Cette image n’est pas ancienne. Elle n’a pas été exhumée des archives d’un football amateur des années 1980. Elle a été prise hier, en Ligue 1 tunisienne, lors d’un match officiel entre l’Avenir Sportif de La Marsa et le Club Africain. Un terrain pelé, crevassé, indigne de la compétition qu’il accueille. Une pelouse absente par endroits, remplacée par de la terre battue. Et pourtant, le match a eu lieu.
Cette photo est une humiliation publique. Elle expose sans filtre l’état réel des infrastructures sportives tunisiennes et, au-delà, le désintérêt persistant des décideurs pour le sport comme levier stratégique, économique et diplomatique.

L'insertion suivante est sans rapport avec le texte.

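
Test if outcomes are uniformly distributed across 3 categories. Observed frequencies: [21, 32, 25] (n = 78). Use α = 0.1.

Expected = 26 each. χ² = Σ(O-E)²/E = 2.385. df = 2, critical value = 4.605. Fail to reject H₀.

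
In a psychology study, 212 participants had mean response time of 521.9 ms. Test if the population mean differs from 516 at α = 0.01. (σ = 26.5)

z = (x̄ - μ₀)/(σ/√n) = (521.9 - 516)/(26.5/√212) = 3.242. Critical value: ±2.576. Since |3.242| > 2.576, Reject H₀.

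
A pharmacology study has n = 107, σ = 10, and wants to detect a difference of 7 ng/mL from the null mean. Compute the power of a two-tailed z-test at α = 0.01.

SE = σ/√n = 10/√107 = 0.967. Non-centrality λ = d/SE = 7/0.967 = 7.241. Power ≈ Φ(λ - z_{α/2}) = Φ(7.241 - 2.576) = Φ(4.665) = 1.0.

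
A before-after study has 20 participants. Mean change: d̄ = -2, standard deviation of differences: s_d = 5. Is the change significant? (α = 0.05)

t = d̄/(s_d/√n) = -2/(5/√20) = -1.789. df = 19, critical t = ±2.093. Fail to reject H₀.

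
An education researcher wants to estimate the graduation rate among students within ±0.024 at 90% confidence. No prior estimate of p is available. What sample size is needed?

Conservative approach: use p = 0.5 (maximizes p(1-p) = 0.25). n = z²(0.25)/E² = 1.645²×0.25/0.024² = 1174.5 → n = 1175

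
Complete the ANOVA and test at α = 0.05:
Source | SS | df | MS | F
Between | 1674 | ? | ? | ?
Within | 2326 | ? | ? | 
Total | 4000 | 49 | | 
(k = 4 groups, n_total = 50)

df_between = 3, df_within = 46. MS_between = 558.0, MS_within = 50.57. F = 11.035, F_crit ≈ 2.807. Reject H₀.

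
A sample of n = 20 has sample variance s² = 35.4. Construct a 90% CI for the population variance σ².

df = 19. χ²_{0.05} = 30.144, χ²_{0.95} = 10.117. CI for σ² = ((n-1)s²/χ²_{α/2}, (n-1)s²/χ²_{1-α/2}) = (19·35.4/30.144, 19·35.4/10.117) = (22.31, 66.48)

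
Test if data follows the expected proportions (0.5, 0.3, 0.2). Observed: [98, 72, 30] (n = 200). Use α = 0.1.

Expected: [100.0, 60.0, 40.0]. χ² = 4.94. df = 2, critical = 4.605. Reject H₀.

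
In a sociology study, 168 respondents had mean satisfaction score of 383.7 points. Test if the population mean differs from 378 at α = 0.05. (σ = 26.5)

z = (x̄ - μ₀)/(σ/√n) = (383.7 - 378)/(26.5/√168) = 2.788. Critical value: ±1.96. Since |2.788| > 1.96, Reject H₀.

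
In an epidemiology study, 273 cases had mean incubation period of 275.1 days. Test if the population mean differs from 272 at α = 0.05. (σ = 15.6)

z = (x̄ - μ₀)/(σ/√n) = (275.1 - 272)/(15.6/√273) = 3.283. Critical value: ±1.96. Since |3.283| > 1.96, Reject H₀.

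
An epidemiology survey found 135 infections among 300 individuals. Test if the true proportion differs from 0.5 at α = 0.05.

p̂ = 0.45, p₀ = 0.5. z = (p̂ - p₀)/√(p₀(1-p₀)/n) = -1.732. Critical: ±1.96. Fail to reject H₀.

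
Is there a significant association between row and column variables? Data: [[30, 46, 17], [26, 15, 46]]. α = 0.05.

χ² = 29.221. df = 2, critical = 5.991. Reject H₀. Variables are dependent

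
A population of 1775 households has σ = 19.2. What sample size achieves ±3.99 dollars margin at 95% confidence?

Without FPC: n₀ = (1.96×19.2/3.99)² = 88.955. With FPC: n = n₀N/(n₀+N-1) = 84.8 → n = 85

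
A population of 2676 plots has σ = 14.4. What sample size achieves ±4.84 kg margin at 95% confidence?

Without FPC: n₀ = (1.96×14.4/4.84)² = 34.005. With FPC: n = n₀N/(n₀+N-1) = 33.6 → n = 34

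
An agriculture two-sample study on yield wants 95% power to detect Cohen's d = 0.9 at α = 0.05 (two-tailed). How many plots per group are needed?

z_{α/2} = 1.96, z_β = Φ⁻¹(0.95) = 1.645. For large effect (d = 0.9): n per group = 2(z_{α/2} + z_β)²/d² = 2(1.96 + 1.645)²/0.9² = 32.1 → 33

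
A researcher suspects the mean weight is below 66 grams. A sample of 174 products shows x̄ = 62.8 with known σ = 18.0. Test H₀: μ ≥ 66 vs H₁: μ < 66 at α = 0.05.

z = -2.345. Critical value: -1.645. Reject H₀.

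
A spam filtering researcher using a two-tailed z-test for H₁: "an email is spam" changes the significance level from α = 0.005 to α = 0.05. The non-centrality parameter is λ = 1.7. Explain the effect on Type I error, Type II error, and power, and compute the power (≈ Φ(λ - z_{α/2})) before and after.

Increasing α from 0.005 to 0.05:
• Type I error rate increases (α is the Type I rate by definition).
• Critical value moves from z_{α/2} = 2.807 to 1.96, so power = Φ(λ - z_{α/2}) goes from Φ(1.7 - 2.807) = 0.134 to Φ(1.7 - 1.96) = 0.397.
• Type II error rate β = 1 - power therefore decreases (0.866 → 0.603).
Appropriate when false negatives are costly — here, a spam email lands in the inbox.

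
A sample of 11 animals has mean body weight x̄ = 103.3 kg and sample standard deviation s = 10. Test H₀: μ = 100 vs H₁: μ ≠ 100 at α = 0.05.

t = (x̄ - μ₀)/(s/√n) = (103.3 - 100)/(10/√11) = 1.094. df = 10, critical t = ±2.228. Fail to reject H₀.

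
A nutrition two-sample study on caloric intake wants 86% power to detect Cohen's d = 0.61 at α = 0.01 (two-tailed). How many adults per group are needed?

z_{α/2} = 2.576, z_β = Φ⁻¹(0.86) = 1.08. For medium effect (d = 0.61): n per group = 2(z_{α/2} + z_β)²/d² = 2(2.576 + 1.08)²/0.61² = 71.8 → 72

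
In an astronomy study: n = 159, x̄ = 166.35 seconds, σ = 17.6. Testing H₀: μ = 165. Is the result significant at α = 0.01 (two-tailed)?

z = (166.35 - 165)/(17.6/√159) = 0.967. Since |z| ≤ 2.576, not significant at α = 0.01.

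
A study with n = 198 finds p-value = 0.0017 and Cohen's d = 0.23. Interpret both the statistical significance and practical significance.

Statistically significant (p = 0.0017 < 0.05). Cohen's d = 0.23 indicates a small effect size. Both statistical and practical significance should be considered.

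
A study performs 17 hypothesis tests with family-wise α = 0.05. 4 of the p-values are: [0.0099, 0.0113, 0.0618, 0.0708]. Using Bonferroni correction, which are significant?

Bonferroni α = 0.05/17 = 0.00294. None of the given p-values are significant.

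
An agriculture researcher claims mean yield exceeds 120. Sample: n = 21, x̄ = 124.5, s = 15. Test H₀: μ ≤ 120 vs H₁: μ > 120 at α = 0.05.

t = (124.5 - 120)/(15/√21) = 1.375, df = 20. Critical t = 1.725. Fail to reject H₀.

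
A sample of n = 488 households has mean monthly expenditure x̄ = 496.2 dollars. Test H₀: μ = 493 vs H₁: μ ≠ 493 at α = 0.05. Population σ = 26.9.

z = (x̄ - μ₀)/(σ/√n) = (496.2 - 493)/(26.9/√488) = 2.628. Critical value: ±1.96. Since |2.628| > 1.96, Reject H₀.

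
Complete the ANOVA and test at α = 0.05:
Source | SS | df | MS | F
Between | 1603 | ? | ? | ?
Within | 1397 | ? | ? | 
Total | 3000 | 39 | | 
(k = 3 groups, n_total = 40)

df_between = 2, df_within = 37. MS_between = 801.5, MS_within = 37.76. F = 21.228, F_crit ≈ 3.252. Reject H₀.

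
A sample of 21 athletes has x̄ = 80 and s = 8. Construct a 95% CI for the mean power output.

CI = x̄ ± t*(s/√n) = 80 ± 2.086(8/√21) = (76.36, 83.64)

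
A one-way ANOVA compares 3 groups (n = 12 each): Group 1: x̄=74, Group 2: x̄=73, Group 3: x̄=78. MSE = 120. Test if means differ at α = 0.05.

Grand mean = 75.0. SS_between = 168.0, MS_between = 84.0. F = 0.7, F_crit ≈ 3.285. Fail to reject H₀.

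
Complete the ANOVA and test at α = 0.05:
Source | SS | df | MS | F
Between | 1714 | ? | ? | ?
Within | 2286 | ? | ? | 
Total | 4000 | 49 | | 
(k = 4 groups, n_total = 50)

df_between = 3, df_within = 46. MS_between = 571.33, MS_within = 49.7. F = 11.497, F_crit ≈ 2.807. Reject H₀.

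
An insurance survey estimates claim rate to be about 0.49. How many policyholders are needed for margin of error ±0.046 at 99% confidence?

n = z²p(1-p)/E² = 2.576²×0.49×0.51/0.046² = 783.7 → n = 784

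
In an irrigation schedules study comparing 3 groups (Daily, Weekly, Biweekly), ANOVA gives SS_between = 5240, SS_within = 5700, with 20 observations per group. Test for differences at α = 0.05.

df_between = 2, df_within = 57. F = MS_between/MS_within = 2620.0/100.0 = 26.2. F_crit ≈ 3.159. Reject H₀. At least one mean differs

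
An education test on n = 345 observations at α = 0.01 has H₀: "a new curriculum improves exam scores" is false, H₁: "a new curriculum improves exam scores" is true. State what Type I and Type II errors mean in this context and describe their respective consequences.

Type I (false positive): concluding that a new curriculum improves exam scores when it is not — adopting a curriculum that gives no real benefit — disruption for nothing. Type II (false negative): failing to conclude that a new curriculum improves exam scores when it is — keeping the old curriculum when the new one would have helped students. Which is costlier depends on domain priorities and is a judgement call rather than a statistical fact.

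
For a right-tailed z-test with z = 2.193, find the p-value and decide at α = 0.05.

p = P(Z > 2.193) = 1 - Φ(2.193) ≈ 0.0142. Since p < 0.05, reject H₀ (significant) at α = 0.05.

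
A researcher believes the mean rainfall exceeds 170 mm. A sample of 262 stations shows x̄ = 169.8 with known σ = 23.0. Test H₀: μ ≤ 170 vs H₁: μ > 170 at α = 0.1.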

À l’heure où les nations investissent massivement dans la géopolitique du sport, la Tunisie diffuse au monde l’image d’un championnat joué sur des terrains délabrés. Pendant que le football devient un outil d’influence, d’attractivité et de soft power en Afrique, au Moyen-Orient et en Europe, nos clubs évoluent sur des surfaces qui mettent en danger les joueurs, dévalorisent le spectacle et décrédibilisent toute ambition continentale.
Ce n’est pas un accident. Ce n’est pas une fatalité climatique. C’est le résultat d’années de gestion approximative, d’absence de vision et de responsabilités diluées entre ministères, municipalités, fédérations et ligues. Chacun se renvoie la balle, pendant que le football tunisien s’enfonce dans l’improvisation permanente.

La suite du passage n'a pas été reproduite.